The World Economic Forum predicts that two billion new homes need to be built in the coming 80 years. This is a direct result from a rising population, an ageing population and an increase of one to two person households. The United Nations Human Rights Council reports that the cost of housing is escalating at alarming rates, making housing unaffordable for the middle class. Building these homes will be a hot topic to solve for a lot of countries. It’s not just about the amount of resources: in this era of global warming and climate change where countries have to think about reducing carbon emissions and finding sustainable solutions.
The definition of urban living: Urban Living includes furnishing your home with multifunctional furniture that is in multifunctional rooms, making optimal use of space as space is scarce, leavening a feint carbon footprint by recycling and finding ways to spare the environment.
“We all know that in the near future our growing world population as well as urbanization will create challenges in providing homes for everyone. The available space is becoming scarce and the costs of living in cities will only get higher. The future of housing in larger cities will change and homes will be a lot smaller, apartment complexes will offer shared functionalities that residents can use if required,” says Roland van der Velden, Innovation Manager Bruynzeel.

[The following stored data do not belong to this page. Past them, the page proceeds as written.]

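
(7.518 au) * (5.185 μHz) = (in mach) 1.713e+04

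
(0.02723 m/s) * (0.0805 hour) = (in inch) 310.7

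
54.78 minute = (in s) 3287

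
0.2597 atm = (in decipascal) 2.631e+05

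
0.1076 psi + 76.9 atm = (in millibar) 7.793e+04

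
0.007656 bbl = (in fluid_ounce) 41.16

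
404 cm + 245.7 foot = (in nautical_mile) 0.04262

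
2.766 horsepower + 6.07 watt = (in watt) 2069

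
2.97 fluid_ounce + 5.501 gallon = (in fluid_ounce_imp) 736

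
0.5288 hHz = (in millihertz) 5.288e+04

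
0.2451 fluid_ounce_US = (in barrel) 4.559e-05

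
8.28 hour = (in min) 496.8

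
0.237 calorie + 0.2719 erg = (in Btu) 0.0009399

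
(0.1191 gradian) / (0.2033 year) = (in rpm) 2.786e-09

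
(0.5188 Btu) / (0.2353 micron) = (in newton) 2.326e+09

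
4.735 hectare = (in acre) 11.7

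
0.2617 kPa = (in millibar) 2.617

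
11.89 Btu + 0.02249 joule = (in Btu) 11.89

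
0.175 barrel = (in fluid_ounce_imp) 979.2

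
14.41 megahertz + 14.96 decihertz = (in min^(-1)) 8.646e+08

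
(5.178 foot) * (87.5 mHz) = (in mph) 0.3089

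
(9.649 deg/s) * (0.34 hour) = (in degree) 1.181e+04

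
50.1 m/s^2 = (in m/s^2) 50.1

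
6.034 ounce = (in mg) 1.711e+05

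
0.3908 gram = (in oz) 0.01379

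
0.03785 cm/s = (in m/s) 0.0003785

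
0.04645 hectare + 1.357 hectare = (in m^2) 1.403e+04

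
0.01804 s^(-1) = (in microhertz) 1.804e+04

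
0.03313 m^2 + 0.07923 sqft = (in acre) 1.001e-05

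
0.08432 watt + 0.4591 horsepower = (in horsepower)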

The urban living movement is getting bigger and bigger. This architectural and social movement advocates for downsizing living spaces. Other terms like micro housing and tiny housing are also used with the same idea of using less living space and reducing your carbon footprint.
“Micro housing is a lifestyle or a need. It depends on the location, but pretty much in every continent, in every country there is a lack of space,” says Joao Pereira, Head Architect for the High 6 project at Tengbom.
As a company that focuses on space-creating solutions in the most sustainable way, Bruynzeel recently finished an exciting innovative urban living pilot project, called “the flexible wall”, in collaboration with Tengbom, one of the largest architect firms in the world, and OBOS, one of the Nordic countries largest housing builders.
Joao Pereira, the head architect explains: “there is a huge market, and growing need to find products that meet the users’ needs at home and at work.”
Van der Velden explains: “By providing space efficient urban living solutions like this flexible wall, we can contribute in a positive way to the housing problem. It’s fairly simple; a smaller house needs less building materials, less heating or cooling and therefor has a smaller footprint. It also provides fair opportunities for people to live in or near big cities.”
The prototype of the flexible wall has been tested in one of the “OBOS apartment houses” in Sweden. It is a multifunctional piece of furniture that can transform spaces for different functionalities. It contributes to people’s daily activities by offering the space they need at a certain time of the day.
“During daytime it can be used as your workspace, dining area or room for your kids to play and at night it will turn into a bedroom," says Roland van der Velden.